One of the most conventional tracks in the Scottish post-rockers career. In fact, "Sun" smells like a Cars demo, but with no joyous hook. The reverb-drenched guitars are still there, as is the open-ended structure. But, as with Mr. Beast, song length is shorter too. For a band known for ebbing-and-flowing, "Sun" is not bad; but its not great either.
2. Bloc Party - "Mercury"
After trying to become the millennial generation's U2 on their sophomore effort, Bloc Party careen into a less convention direction; a sonic assault that practically screams "EXPERIMENTAL THIRD ALBUM." The bombs-and-whistles production and band ambition on "Mercury" should be impressive. Instead, it serves as a reminder about what happens when bands try way, way too hard.
3. The Dutchess and the Duke - "Reservoir Park"
Wait a minute, these aren't the people from The Late Greats. What kind of fuckery is that? Apparently, Dylan-esque fuckery. He might have "barely woke up...by the cold ground by the sea", but he sounds like he did so on "Maggie's Farm." But instead of sneering political allegory, The Dutchess and The Duke opt for mildly pleasant, slightly lo-fi folk-pop.
4. Lackthereof - "Last November"
An offshoot of art-rock trio Menomena, drummer Danny Seim's latest project treds a similar musical ground to his day job. Aside from an inspiring key change, there seems to be nothing going on other than competent, artistically inclined indie-rock. Hopefully, this will hold up better live (like Menomena's material).
5. Beck - "Gamma Ray"
By marrying a dark subject matter ("I could hold out for now/with these icecaps melting down") with danceable rhythms, sing-along melodies and surf-guitar tone, Beck's latest attempt to split the difference between his two personae (sad-sack and hip-hop happy) gets by on brevity and a catchy melody.
6. Dr. Dog - "The Ark"
This 60s-flavored track recycles the guitar-tones and multi-part harmonies of that decade (think CSNY) with more modern conceits (the piano-driven loneliness and art-rock of TVOTR). The combination of Otis Redding's vocal howl, and Beatles-esque songwriting make for an incredibly uplifting song that's both modern and classic.
7. Takka Takka - "Everybody Say"
A shuffling, oscillating bass-and-guitar riff anchors sweet, shimmering, VU-indebted guitar chords, with a focus on syncopated rhythms (both in auxiliary percussion and in vocal delivery) instruments, dreamy synth lines. Absolutely beautiful, and I doubt that there's a better track on this list.*
8. Pnau - "Embrace" (feat. Ladyhawke, Fred Falke Miami Horror Remix)"
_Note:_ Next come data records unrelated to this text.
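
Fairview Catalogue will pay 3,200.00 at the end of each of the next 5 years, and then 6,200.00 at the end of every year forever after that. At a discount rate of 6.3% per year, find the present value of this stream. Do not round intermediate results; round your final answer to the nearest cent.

PV of 5-year annuity: 3,200.00 × [1 − (1+0.063)^−5] / 0.063 = 13370.26246
Perpetuity value at year 5: 6,200.00 / 0.063 = 98412.69841
PV of perpetuity: 98412.69841 / (1+0.063)^5 = 72507.81490
Total PV = 13370.26246 + 72507.81490 = 85878.07736

85878.08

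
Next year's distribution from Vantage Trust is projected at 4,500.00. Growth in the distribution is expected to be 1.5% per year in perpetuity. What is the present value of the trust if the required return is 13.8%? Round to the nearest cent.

36585.37

Growing perpetuity: P = D₁ / (r − g) = 4,500.0000 / (0.138 − 0.015) = 36,585.37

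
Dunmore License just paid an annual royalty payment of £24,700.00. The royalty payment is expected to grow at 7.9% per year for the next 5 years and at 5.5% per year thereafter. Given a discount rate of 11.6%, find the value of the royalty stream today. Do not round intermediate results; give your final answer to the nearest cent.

D_1 = 26651.30000
D_2 = 28756.75270
D_3 = 31028.53616
D_4 = 33479.79052
D_5 = 36124.69397
Terminal value at year 5: TV = D_5×(1+g_2)/(r−g_2) = 38111.55214/0.061 = 624779.54327
P_0 = D_1/(1+r)^1 + D_2/(1+r)^2 + D_3/(1+r)^3 + D_4/(1+r)^4 + D_5/(1+r)^5 + TV/(1+r)^5
    = 23881.09319 + 23089.33652 + 22323.82984 + 21583.70286 + 20868.11415 + 360915.74472 = 472661.82128

£472661.82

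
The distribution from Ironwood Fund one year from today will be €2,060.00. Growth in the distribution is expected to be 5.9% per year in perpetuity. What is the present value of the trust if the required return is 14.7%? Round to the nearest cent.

€23409.09

Growing perpetuity: P = D₁ / (r − g) = €2,060.0000 / (0.147 − 0.059) = €23,409.09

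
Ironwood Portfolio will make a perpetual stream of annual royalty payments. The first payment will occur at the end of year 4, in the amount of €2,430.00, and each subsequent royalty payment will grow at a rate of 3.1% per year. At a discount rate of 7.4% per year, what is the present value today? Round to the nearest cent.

Value at end of year 3: C₁ / (r − g) = €2,430.00 / (0.074 − 0.031) = €56,511.6279
Discount to today: PV = €56,511.6279 / (1 + 0.074)^3 = €56,511.6279 / 1.238833 = €45,616.82

€45616.82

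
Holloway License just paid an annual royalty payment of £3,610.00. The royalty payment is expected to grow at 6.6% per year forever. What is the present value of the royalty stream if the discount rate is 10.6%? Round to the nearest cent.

D₁ = D₀ × (1 + g) = £3,610.00 × 1.066 = £3,848.2600
Growing perpetuity: P = D₁ / (r − g) = £3,848.2600 / (0.106 − 0.066) = £96,206.50

£96206.50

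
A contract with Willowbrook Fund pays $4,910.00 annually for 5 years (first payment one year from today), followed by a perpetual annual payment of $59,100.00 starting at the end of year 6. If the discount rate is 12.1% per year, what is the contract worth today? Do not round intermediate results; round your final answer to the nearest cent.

$293569.89

PV of 5-year annuity: $4,910.00 × [1 − (1+0.121)^−5] / 0.121 = 17655.69162
Perpetuity value at year 5: $59,100.00 / 0.121 = 488429.75207
PV of perpetuity: 488429.75207 / (1+0.121)^5 = 275914.19711
Total PV = 17655.69162 + 275914.19711 = 293569.88873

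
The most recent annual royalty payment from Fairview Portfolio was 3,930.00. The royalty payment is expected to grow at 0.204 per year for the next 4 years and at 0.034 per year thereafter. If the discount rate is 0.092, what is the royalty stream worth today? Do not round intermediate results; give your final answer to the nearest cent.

D_1 = 4731.72000
D_2 = 5696.99088
D_3 = 6859.17702
D_4 = 8258.44913
Terminal value at year 4: TV = D_4×(1+g_2)/(r−g_2) = 8539.23640/0.058 = 147228.21383
P_0 = D_1/(1+r)^1 + D_2/(1+r)^2 + D_3/(1+r)^3 + D_4/(1+r)^4 + TV/(1+r)^4
    = 4333.07692 + 4777.49507 + 5267.49456 + 5807.75042 + 103538.17121 = 123723.98818

123723.99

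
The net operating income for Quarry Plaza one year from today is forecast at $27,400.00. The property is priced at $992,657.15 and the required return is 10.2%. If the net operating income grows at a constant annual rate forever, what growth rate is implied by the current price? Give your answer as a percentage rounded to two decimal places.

P = D₁/(r−g) ⇒ g = r − D₁/P = 0.102 − $27,400.00/$992,657.15 = 0.074397

7.44%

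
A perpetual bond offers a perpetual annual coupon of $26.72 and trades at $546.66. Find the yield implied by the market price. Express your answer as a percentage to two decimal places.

P = C/r ⇒ r = C/P = $26.72/$546.66 = 0.048879

4.89%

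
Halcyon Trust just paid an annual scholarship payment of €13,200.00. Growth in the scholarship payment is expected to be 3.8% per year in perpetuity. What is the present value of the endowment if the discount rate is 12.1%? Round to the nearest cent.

€165079.52

D₁ = D₀ × (1 + g) = €13,200.00 × 1.038 = €13,701.6000
Growing perpetuity: P = D₁ / (r − g) = €13,701.6000 / (0.121 − 0.038) = €165,079.52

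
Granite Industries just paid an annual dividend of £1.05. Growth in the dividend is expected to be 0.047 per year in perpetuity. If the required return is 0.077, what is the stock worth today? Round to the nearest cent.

D₁ = D₀ × (1 + g) = £1.05 × 1.047 = £1.0994
Growing perpetuity: P = D₁ / (r − g) = £1.0994 / (0.077 − 0.047) = £36.65

£36.65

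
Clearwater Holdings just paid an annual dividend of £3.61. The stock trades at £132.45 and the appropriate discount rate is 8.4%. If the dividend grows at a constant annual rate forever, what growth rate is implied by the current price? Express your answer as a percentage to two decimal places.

P = D₀(1+g)/(r−g) ⇒ P(r−g) = D₀(1+g) ⇒ g(P+D₀) = P·r − D₀
g = (P·r − D₀)/(P + D₀) = (£132.45×0.084 − £3.61) / (£132.45 + £3.61) = 0.055239

5.52%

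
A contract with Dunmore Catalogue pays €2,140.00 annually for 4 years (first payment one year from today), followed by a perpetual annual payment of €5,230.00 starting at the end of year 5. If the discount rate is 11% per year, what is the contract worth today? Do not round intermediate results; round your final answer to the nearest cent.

PV of 4-year annuity: €2,140.00 × [1 − (1+0.11)^−4] / 0.11 = 6639.23378
Perpetuity value at year 4: €5,230.00 / 0.11 = 47545.45455
PV of perpetuity: 47545.45455 / (1+0.11)^4 = 31319.66359
Total PV = 6639.23378 + 31319.66359 = 37958.89736

€37958.90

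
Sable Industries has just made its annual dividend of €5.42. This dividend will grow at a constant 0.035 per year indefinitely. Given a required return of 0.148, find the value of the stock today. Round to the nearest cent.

D₁ = D₀ × (1 + g) = €5.42 × 1.035 = €5.6097
Growing perpetuity: P = D₁ / (r − g) = €5.6097 / (0.148 − 0.035) = €49.64

€49.64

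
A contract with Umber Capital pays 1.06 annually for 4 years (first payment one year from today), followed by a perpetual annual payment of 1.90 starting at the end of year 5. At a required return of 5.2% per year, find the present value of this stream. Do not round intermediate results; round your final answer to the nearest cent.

33.57

PV of 4-year annuity: 1.06 × [1 − (1+0.052)^−4] / 0.052 = 3.74131
Perpetuity value at year 4: 1.90 / 0.052 = 36.53846
PV of perpetuity: 36.53846 / (1+0.052)^4 = 29.83234
Total PV = 3.74131 + 29.83234 = 33.57365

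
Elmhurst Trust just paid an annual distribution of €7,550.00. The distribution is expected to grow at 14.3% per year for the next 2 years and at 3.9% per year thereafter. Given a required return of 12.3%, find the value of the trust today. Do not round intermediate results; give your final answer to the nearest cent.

€112248.02

D_1 = 8629.65000
D_2 = 9863.68995
Terminal value at year 2: TV = D_2×(1+g_2)/(r−g_2) = 10248.37386/0.084 = 122004.45069
P_0 = D_1/(1+r)^1 + D_2/(1+r)^2 + TV/(1+r)^2
    = 7684.46126 + 7821.31721 + 96742.24500 = 112248.02347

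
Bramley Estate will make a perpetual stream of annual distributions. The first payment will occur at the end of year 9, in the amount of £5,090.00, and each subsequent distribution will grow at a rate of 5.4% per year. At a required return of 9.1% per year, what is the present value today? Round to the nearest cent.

£68535.89

Value at end of year 8: C₁ / (r − g) = £5,090.00 / (0.091 − 0.054) = £137,567.5676
Discount to today: PV = £137,567.5676 / (1 + 0.091)^8 = £137,567.5676 / 2.007234 = £68,535.89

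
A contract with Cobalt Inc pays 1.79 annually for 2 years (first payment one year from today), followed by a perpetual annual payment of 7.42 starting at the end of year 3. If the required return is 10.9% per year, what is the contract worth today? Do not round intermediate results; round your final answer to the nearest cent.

PV of 2-year annuity: 1.79 × [1 − (1+0.109)^−2] / 0.109 = 3.06949
Perpetuity value at year 2: 7.42 / 0.109 = 68.07339
PV of perpetuity: 68.07339 / (1+0.109)^2 = 55.34958
Total PV = 3.06949 + 55.34958 = 58.41907

58.42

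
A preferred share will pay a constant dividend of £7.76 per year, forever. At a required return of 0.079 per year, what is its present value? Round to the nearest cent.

£98.23

Level perpetuity: PV = C / r = £7.76 / 0.079 = £98.23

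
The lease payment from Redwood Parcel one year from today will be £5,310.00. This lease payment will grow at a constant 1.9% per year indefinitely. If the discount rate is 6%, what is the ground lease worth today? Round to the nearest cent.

£129512.20

Growing perpetuity: P = D₁ / (r − g) = £5,310.0000 / (0.06 − 0.019) = £129,512.20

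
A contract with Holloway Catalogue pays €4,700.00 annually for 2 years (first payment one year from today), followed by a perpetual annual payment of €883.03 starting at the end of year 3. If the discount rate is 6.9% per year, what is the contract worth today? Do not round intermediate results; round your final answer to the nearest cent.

€19708.26

PV of 2-year annuity: €4,700.00 × [1 − (1+0.069)^−2] / 0.069 = 8509.47836
Perpetuity value at year 2: €883.03 / 0.069 = 12797.53623
PV of perpetuity: 12797.53623 / (1+0.069)^2 = 11198.78630
Total PV = 8509.47836 + 11198.78630 = 19708.26466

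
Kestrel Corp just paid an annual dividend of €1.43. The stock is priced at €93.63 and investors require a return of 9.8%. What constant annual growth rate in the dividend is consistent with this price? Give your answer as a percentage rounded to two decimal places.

8.15%

P = D₀(1+g)/(r−g) ⇒ P(r−g) = D₀(1+g) ⇒ g(P+D₀) = P·r − D₀
g = (P·r − D₀)/(P + D₀) = (€93.63×0.098 − €1.43) / (€93.63 + €1.43) = 0.081483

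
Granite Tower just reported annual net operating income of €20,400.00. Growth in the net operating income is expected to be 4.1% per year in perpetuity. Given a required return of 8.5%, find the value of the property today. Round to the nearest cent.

D₁ = D₀ × (1 + g) = €20,400.00 × 1.041 = €21,236.4000
Growing perpetuity: P = D₁ / (r − g) = €21,236.4000 / (0.085 − 0.041) = €482,645.45

€482645.45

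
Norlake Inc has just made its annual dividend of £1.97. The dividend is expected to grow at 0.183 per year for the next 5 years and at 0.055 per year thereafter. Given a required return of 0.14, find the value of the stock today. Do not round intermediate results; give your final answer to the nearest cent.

D_1 = 2.33051
D_2 = 2.75699
D_3 = 3.26152
D_4 = 3.85838
D_5 = 4.56447
Terminal value at year 5: TV = D_5×(1+g_2)/(r−g_2) = 4.81551/0.085 = 56.65307
P_0 = D_1/(1+r)^1 + D_2/(1+r)^2 + D_3/(1+r)^3 + D_4/(1+r)^4 + D_5/(1+r)^5 + TV/(1+r)^5
    = 2.04431 + 2.12142 + 2.20144 + 2.28447 + 2.37064 + 29.42383 = 40.44610

£40.45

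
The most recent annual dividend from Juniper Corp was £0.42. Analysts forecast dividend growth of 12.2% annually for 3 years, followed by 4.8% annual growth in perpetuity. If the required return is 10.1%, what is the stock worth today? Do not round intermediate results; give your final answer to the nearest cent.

£10.10

D_1 = 0.47124
D_2 = 0.52873
D_3 = 0.59324
Terminal value at year 3: TV = D_3×(1+g_2)/(r−g_2) = 0.62171/0.053 = 11.73041
P_0 = D_1/(1+r)^1 + D_2/(1+r)^2 + D_3/(1+r)^3 + TV/(1+r)^3
    = 0.42801 + 0.43617 + 0.44449 + 8.78924 = 10.09792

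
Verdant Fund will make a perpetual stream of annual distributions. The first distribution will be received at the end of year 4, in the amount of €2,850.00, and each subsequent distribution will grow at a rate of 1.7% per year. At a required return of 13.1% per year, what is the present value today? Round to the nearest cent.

Value at end of year 3: C₁ / (r − g) = €2,850.00 / (0.131 − 0.017) = €25,000.0000
Discount to today: PV = €25,000.0000 / (1 + 0.131)^3 = €25,000.0000 / 1.446731 = €17,280.34

€17280.34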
Euro-pop remix that should get the dance floor pumping. And I, for one, welcome our new synth overlords.
9. Albert Hammond Jr. - "GFC"
The Strokes sideman steps out to the front while his main gig is on hold, with journeyman indie-rock with soulful, falsetto-driven vocals being focal point. Too bad the song is average; from someone who could be excellent.
10. The Presets - "Talk Like That" (Miami Horror Remix)
Another remix, with shades of Daft Punk, Chic, and a little Talking Heads in the vocals. Miami Horror seems to be the cat to go to these days for remixes, and he does more than an adequate job with this pop tune.
*adorable fact of the day: Takka Takka made my dog drift to sleep.